Conclusion: Scanning the vitreomacular interface by using combined OCT and SLO enables the visualisation and better understanding of various vitreomacular interface abnormalities, due to the ability to colocalise pathology on OCT with retinal vascular landmarks and the ability to visualise pathology from a new perspective, coronal plane parallel to retinal surface.
Introduction
Optical coherence tomography (OCT) is now a widely used imaging technique in ophthalmology to diagnose various macular and optic nerve conditions since its first report in 1991. Optical coherence tomography achieves two-dimensional cross-sectional imaging of tissue by measuring the echo delay and intensity of back-reflected infrared light from internal tissue structures. Optical coherence tomography enables the direct real-time imaging of retinal pathology that could not previously be visualised in vivo, and so it is described as a non-invasive optical biopsy of the retina. Since the introduction of commercial OCT in 1996, OCT technology has undergone multiple generations of improvement.
OCT has been largely used to create longitudinal images of the eye (analogous to ultrasound B-scan images), which are in-depth measurement through the retina, "i.e. images in the plane (X, Z) or (Y, Z) with the "Z" axis normal to the patient's face." Podoleanu et al, reported an OCT system capable of producing both transverse (en-face) and longitudinal images from the retina in living eye. They developed the combined system of confocal scanning laser ophthalmoscopy to obtain the high-resolution transverse image of retina (fundus view) and OCT to obtain cross-sectional transverse and longitudinal scans. This system produces en-face OCT images and a pixel-to-pixel corresponding transverse image of retina provided by the confocal channel simultaneously to compare them directly. This is achieved by selective capture of different orientations of OCT images at precise points on the confocal image. The optical source used in this combined system of OCT and confocal scanning laser ophthalmoscopy is similar to that in conventional high-resolution longitudinal OCT (Stratus OCT, Carl Zeiss Meditec, Dublin, California), so the depth resolution obtained is also the same, that is 10-15 µm.

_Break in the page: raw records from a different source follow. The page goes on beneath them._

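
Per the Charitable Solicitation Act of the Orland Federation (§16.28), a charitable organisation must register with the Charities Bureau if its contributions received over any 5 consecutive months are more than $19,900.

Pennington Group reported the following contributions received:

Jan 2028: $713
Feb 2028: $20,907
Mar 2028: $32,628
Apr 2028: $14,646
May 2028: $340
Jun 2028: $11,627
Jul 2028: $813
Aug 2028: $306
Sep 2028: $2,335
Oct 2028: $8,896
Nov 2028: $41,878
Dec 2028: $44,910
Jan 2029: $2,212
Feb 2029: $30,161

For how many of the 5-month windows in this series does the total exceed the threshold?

9

Jan 2028–May 2028: $713 + $20,907 + $32,628 + $14,646 + $340 = $69,234 (over)
Feb 2028–Jun 2028: $20,907 + $32,628 + $14,646 + $340 + $11,627 = $80,148 (over)
Mar 2028–Jul 2028: $32,628 + $14,646 + $340 + $11,627 + $813 = $60,054 (over)
Apr 2028–Aug 2028: $14,646 + $340 + $11,627 + $813 + $306 = $27,732 (over)
May 2028–Sep 2028: $340 + $11,627 + $813 + $306 + $2,335 = $15,421 (under)
Jun 2028–Oct 2028: $11,627 + $813 + $306 + $2,335 + $8,896 = $23,977 (over)
Jul 2028–Nov 2028: $813 + $306 + $2,335 + $8,896 + $41,878 = $54,228 (over)
Aug 2028–Dec 2028: $306 + $2,335 + $8,896 + $41,878 + $44,910 = $98,325 (over)
Sep 2028–Jan 2029: $2,335 + $8,896 + $41,878 + $44,910 + $2,212 = $100,231 (over)
Oct 2028–Feb 2029: $8,896 + $41,878 + $44,910 + $2,212 + $30,161 = $128,057 (over)
9 windows exceed the threshold.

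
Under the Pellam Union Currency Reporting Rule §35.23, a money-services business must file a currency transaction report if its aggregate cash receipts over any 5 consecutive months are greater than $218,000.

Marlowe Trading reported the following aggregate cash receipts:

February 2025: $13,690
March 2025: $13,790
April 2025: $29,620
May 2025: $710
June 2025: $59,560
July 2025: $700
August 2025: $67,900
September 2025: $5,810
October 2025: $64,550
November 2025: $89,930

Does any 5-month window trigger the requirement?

Yes

February 2025–June 2025: $13,690 + $13,790 + $29,620 + $710 + $59,560 = $117,370 (under)
March 2025–July 2025: $13,790 + $29,620 + $710 + $59,560 + $700 = $104,380 (under)
April 2025–August 2025: $29,620 + $710 + $59,560 + $700 + $67,900 = $158,490 (under)
May 2025–September 2025: $710 + $59,560 + $700 + $67,900 + $5,810 = $134,680 (under)
June 2025–October 2025: $59,560 + $700 + $67,900 + $5,810 + $64,550 = $198,520 (under)
July 2025–November 2025: $700 + $67,900 + $5,810 + $64,550 + $89,930 = $228,890 (over)
At least one window exceeds $218,000.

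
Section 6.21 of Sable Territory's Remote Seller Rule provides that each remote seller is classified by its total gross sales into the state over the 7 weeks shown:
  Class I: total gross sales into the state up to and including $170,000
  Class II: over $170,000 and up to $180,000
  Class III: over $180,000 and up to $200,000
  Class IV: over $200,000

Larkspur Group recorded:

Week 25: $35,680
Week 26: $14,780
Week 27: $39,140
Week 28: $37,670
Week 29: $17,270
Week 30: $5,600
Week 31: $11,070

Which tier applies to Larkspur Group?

Class I

Total gross sales into the state: $35,680 + $14,780 + $39,140 + $37,670 + $17,270 + $5,600 + $11,070 = $161,210.
$161,210 ≤ $170,000, so Class I applies.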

The recent introduction of several commercial spectral-domain OCT devices has allowed ophthalmologists to obtain three-dimensional high-resolution OCT data.

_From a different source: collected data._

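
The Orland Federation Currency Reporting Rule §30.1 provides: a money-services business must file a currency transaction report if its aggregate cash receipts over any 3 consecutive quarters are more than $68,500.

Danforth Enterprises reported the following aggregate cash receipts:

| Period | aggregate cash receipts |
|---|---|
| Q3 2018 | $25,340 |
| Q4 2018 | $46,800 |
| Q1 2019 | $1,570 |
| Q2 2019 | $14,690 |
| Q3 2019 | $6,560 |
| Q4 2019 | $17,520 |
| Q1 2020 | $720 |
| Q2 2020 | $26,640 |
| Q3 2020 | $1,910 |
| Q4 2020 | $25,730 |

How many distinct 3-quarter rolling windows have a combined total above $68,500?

1

Q3 2018–Q1 2019: $25,340 + $46,800 + $1,570 = $73,710 (over)
Q4 2018–Q2 2019: $46,800 + $1,570 + $14,690 = $63,060 (under)
Q1 2019–Q3 2019: $1,570 + $14,690 + $6,560 = $22,820 (under)
Q2 2019–Q4 2019: $14,690 + $6,560 + $17,520 = $38,770 (under)
Q3 2019–Q1 2020: $6,560 + $17,520 + $720 = $24,800 (under)
Q4 2019–Q2 2020: $17,520 + $720 + $26,640 = $44,880 (under)
Q1 2020–Q3 2020: $720 + $26,640 + $1,910 = $29,270 (under)
Q2 2020–Q4 2020: $26,640 + $1,910 + $25,730 = $54,280 (under)
1 window exceeds the threshold.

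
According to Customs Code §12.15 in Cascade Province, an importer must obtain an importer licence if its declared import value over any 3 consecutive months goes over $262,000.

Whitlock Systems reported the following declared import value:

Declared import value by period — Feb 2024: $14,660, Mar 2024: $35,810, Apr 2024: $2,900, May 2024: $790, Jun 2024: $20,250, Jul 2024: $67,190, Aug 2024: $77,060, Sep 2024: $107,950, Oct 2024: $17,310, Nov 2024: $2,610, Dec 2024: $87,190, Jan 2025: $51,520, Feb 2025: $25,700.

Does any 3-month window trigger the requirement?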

In this pilot study, we present the clinical evaluation of various vitreomacular (VM) interface abnormalities by using this novel system of combined scanning laser ophthalmoscope and optical coherence tomography. Our purpose is to show examples of visualisation of VM interface pathology in eyes with epiretinal membrane (ERM), VM traction syndrome, macular hole, incomplete posterior vitreous detachment (PVD) and cystoid macular oedema due to VM interface abnormalities like ERM and diabetic macular oedema in the coronal plane (en-face view).